Sunday, October 21, 2018

To Darjeeling

Our flight from Delhi to Bagdogra airport in Siliguri--in the neck of West Bengal--, is smooth and pleasant.  The airport is small and dusty, and we quickly connect with the man who'll drive us the 3+ hours up to Darjeeling.  We drive through a few moments of promising tea plantations before encountering the pandemonium that makes the 100 km drive take so long.  Here motorbikes, bicycles and rickshaws weave through and around the people and animals lying and standing listlessly in and by the road.  All this competes with hordes of communal taxis(a sort of jeep) that zip blindly down the road, incessantly honking, braking, accelerating loudly, while pedestrians float obliviously down the roadsides, glued to their cell-phones, randomly calling "hello, hello".  The driver proudly points out the local air force base, and chit chats a bit with us as we slowly escape the huge traffic snarls in Siliguri and begin ascending the narrow roadway into the Himalayan foothills.  It's a caravan of vehicles rising out of the steamy plains, passing one another in the most improbable spots, but as we enter more rural spots we see the beautiful tapestry of fresh tea bushes sprouting over rolling hillsides.  Interspersed, however, is the haphazard and decaying, mostly unfinished construction of shops and hovels and towers that further narrow the pocked road as we reach Kurseong, where the road begins to accompany the narrow-gauge railway that goes up to Darjeeling.  In its day, it must have been quite a lovely train ride, but today the train seems to take a lot of space away from the road, its tracks constantly cross the road, and run directly in front of shops and homes most of the tortuous way up the mountain. 

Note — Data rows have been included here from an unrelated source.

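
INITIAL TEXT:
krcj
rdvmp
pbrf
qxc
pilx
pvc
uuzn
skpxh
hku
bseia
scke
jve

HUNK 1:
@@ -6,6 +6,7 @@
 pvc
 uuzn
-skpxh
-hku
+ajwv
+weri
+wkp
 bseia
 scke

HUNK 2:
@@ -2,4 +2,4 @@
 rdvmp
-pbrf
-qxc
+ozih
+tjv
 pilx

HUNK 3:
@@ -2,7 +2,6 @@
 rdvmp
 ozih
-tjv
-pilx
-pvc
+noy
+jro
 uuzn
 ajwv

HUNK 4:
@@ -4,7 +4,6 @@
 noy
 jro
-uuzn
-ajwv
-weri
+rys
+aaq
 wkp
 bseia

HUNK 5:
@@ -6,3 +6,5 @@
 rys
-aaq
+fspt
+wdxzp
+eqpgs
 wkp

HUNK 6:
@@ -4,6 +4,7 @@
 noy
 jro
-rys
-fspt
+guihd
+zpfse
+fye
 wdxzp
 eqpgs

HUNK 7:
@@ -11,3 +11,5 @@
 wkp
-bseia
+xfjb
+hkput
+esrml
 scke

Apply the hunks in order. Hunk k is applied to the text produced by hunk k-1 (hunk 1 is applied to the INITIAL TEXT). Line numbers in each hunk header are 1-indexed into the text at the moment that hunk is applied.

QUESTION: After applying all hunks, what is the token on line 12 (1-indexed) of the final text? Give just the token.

Answer: xfjb

Derivation:
Hunk 1: at line 6 remove [skpxh,hku] add [ajwv,weri,wkp] -> 13 lines: krcj rdvmp pbrf qxc pilx pvc uuzn ajwv weri wkp bseia scke jve
Hunk 2: at line 2 remove [pbrf,qxc] add [ozih,tjv] -> 13 lines: krcj rdvmp ozih tjv pilx pvc uuzn ajwv weri wkp bseia scke jve
Hunk 3: at line 2 remove [tjv,pilx,pvc] add [noy,jro] -> 12 lines: krcj rdvmp ozih noy jro uuzn ajwv weri wkp bseia scke jve
Hunk 4: at line 4 remove [uuzn,ajwv,weri] add [rys,aaq] -> 11 lines: krcj rdvmp ozih noy jro rys aaq wkp bseia scke jve
Hunk 5: at line 6 remove [aaq] add [fspt,wdxzp,eqpgs] -> 13 lines: krcj rdvmp ozih noy jro rys fspt wdxzp eqpgs wkp bseia scke jve
Hunk 6: at line 4 remove [rys,fspt] add [guihd,zpfse,fye] -> 14 lines: krcj rdvmp ozih noy jro guihd zpfse fye wdxzp eqpgs wkp bseia scke jve
Hunk 7: at line 11 remove [bseia] add [xfjb,hkput,esrml] -> 16 lines: krcj rdvmp ozih noy jro guihd zpfse fye wdxzp eqpgs wkp xfjb hkput esrml scke jve
Final line 12: xfjb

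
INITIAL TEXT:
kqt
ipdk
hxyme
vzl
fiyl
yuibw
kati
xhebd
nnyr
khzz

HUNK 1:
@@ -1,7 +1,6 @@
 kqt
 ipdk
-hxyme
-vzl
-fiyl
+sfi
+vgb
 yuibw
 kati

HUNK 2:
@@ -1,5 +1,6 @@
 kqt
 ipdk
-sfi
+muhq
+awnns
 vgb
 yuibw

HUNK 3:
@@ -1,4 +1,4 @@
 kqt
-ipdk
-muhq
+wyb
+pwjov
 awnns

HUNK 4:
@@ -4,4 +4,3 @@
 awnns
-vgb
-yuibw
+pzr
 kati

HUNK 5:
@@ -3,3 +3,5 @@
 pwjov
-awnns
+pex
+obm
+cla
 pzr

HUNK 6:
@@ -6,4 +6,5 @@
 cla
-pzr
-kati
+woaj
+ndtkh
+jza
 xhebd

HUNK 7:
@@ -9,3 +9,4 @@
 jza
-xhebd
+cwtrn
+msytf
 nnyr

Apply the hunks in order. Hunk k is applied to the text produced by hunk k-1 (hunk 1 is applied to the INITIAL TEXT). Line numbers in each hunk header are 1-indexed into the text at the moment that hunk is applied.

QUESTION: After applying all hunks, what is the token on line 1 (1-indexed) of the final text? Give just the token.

Answer: kqt

Derivation:
Hunk 1: at line 1 remove [hxyme,vzl,fiyl] add [sfi,vgb] -> 9 lines: kqt ipdk sfi vgb yuibw kati xhebd nnyr khzz
Hunk 2: at line 1 remove [sfi] add [muhq,awnns] -> 10 lines: kqt ipdk muhq awnns vgb yuibw kati xhebd nnyr khzz
Hunk 3: at line 1 remove [ipdk,muhq] add [wyb,pwjov] -> 10 lines: kqt wyb pwjov awnns vgb yuibw kati xhebd nnyr khzz
Hunk 4: at line 4 remove [vgb,yuibw] add [pzr] -> 9 lines: kqt wyb pwjov awnns pzr kati xhebd nnyr khzz
Hunk 5: at line 3 remove [awnns] add [pex,obm,cla] -> 11 lines: kqt wyb pwjov pex obm cla pzr kati xhebd nnyr khzz
Hunk 6: at line 6 remove [pzr,kati] add [woaj,ndtkh,jza] -> 12 lines: kqt wyb pwjov pex obm cla woaj ndtkh jza xhebd nnyr khzz
Hunk 7: at line 9 remove [xhebd] add [cwtrn,msytf] -> 13 lines: kqt wyb pwjov pex obm cla woaj ndtkh jza cwtrn msytf nnyr khzz
Final line 1: kqt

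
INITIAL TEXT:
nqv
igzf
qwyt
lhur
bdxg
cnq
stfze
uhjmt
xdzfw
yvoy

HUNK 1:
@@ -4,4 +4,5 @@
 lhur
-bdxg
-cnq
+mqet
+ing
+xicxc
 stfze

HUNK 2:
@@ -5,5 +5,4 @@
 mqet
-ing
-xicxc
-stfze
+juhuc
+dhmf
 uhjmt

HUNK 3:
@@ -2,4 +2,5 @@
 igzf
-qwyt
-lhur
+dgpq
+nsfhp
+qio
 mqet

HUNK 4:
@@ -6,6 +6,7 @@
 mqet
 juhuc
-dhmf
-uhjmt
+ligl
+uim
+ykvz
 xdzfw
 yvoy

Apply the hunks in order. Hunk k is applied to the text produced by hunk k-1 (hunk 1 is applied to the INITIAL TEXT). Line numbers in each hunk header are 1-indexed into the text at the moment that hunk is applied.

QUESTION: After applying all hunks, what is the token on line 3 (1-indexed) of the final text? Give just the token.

Hunk 1: at line 4 remove [bdxg,cnq] add [mqet,ing,xicxc] -> 11 lines: nqv igzf qwyt lhur mqet ing xicxc stfze uhjmt xdzfw yvoy
Hunk 2: at line 5 remove [ing,xicxc,stfze] add [juhuc,dhmf] -> 10 lines: nqv igzf qwyt lhur mqet juhuc dhmf uhjmt xdzfw yvoy
Hunk 3: at line 2 remove [qwyt,lhur] add [dgpq,nsfhp,qio] -> 11 lines: nqv igzf dgpq nsfhp qio mqet juhuc dhmf uhjmt xdzfw yvoy
Hunk 4: at line 6 remove [dhmf,uhjmt] add [ligl,uim,ykvz] -> 12 lines: nqv igzf dgpq nsfhp qio mqet juhuc ligl uim ykvz xdzfw yvoy
Final line 3: dgpq

Answer: dgpq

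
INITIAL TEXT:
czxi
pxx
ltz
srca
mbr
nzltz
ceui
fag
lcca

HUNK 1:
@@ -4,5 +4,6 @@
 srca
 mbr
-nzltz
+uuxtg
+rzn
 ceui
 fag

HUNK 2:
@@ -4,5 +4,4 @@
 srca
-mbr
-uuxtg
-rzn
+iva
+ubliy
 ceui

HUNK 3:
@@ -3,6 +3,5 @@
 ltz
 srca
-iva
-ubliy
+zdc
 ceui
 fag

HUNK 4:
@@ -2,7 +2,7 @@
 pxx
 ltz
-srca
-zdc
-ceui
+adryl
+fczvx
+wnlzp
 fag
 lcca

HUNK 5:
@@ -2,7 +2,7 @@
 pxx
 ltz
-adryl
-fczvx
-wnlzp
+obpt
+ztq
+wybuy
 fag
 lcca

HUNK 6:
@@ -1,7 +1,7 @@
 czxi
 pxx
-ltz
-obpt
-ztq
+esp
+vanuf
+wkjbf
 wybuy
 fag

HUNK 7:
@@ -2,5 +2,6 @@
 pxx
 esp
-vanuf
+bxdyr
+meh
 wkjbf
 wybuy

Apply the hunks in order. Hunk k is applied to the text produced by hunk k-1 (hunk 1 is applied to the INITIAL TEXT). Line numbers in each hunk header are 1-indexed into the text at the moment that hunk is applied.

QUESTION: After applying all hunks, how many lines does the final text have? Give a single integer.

Hunk 1: at line 4 remove [nzltz] add [uuxtg,rzn] -> 10 lines: czxi pxx ltz srca mbr uuxtg rzn ceui fag lcca
Hunk 2: at line 4 remove [mbr,uuxtg,rzn] add [iva,ubliy] -> 9 lines: czxi pxx ltz srca iva ubliy ceui fag lcca
Hunk 3: at line 3 remove [iva,ubliy] add [zdc] -> 8 lines: czxi pxx ltz srca zdc ceui fag lcca
Hunk 4: at line 2 remove [srca,zdc,ceui] add [adryl,fczvx,wnlzp] -> 8 lines: czxi pxx ltz adryl fczvx wnlzp fag lcca
Hunk 5: at line 2 remove [adryl,fczvx,wnlzp] add [obpt,ztq,wybuy] -> 8 lines: czxi pxx ltz obpt ztq wybuy fag lcca
Hunk 6: at line 1 remove [ltz,obpt,ztq] add [esp,vanuf,wkjbf] -> 8 lines: czxi pxx esp vanuf wkjbf wybuy fag lcca
Hunk 7: at line 2 remove [vanuf] add [bxdyr,meh] -> 9 lines: czxi pxx esp bxdyr meh wkjbf wybuy fag lcca
Final line count: 9

Answer: 9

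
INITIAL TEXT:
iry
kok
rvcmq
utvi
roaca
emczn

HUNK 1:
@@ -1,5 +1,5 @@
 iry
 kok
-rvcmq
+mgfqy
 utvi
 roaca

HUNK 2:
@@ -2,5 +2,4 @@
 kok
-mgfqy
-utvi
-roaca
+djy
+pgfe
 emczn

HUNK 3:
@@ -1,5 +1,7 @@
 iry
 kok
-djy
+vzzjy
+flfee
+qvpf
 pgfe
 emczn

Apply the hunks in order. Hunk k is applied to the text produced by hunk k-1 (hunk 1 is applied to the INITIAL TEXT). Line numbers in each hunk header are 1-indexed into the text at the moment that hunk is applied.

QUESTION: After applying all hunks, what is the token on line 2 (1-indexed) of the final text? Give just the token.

Hunk 1: at line 1 remove [rvcmq] add [mgfqy] -> 6 lines: iry kok mgfqy utvi roaca emczn
Hunk 2: at line 2 remove [mgfqy,utvi,roaca] add [djy,pgfe] -> 5 lines: iry kok djy pgfe emczn
Hunk 3: at line 1 remove [djy] add [vzzjy,flfee,qvpf] -> 7 lines: iry kok vzzjy flfee qvpf pgfe emczn
Final line 2: kok

Answer: kok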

Temperatures fall along with daylight as we reach Darjeeling.  My notion of an idyllic ex-colonial backwater surrounded by tea plantations and the distant Himalayas is almost instantly extinguished.  The noise and confusion in the ever narrower roadways--mostly two way, and always filled well beyond imaginable capacity--is unbelievable, particularly after what I've read about the area.  We find our way to the hotel, head out into the damp chill and unsuccessfully procure some dinner, ending up with an inadequate sort of buttery rice and a bit of tea.  From there to bed until we meet the day again.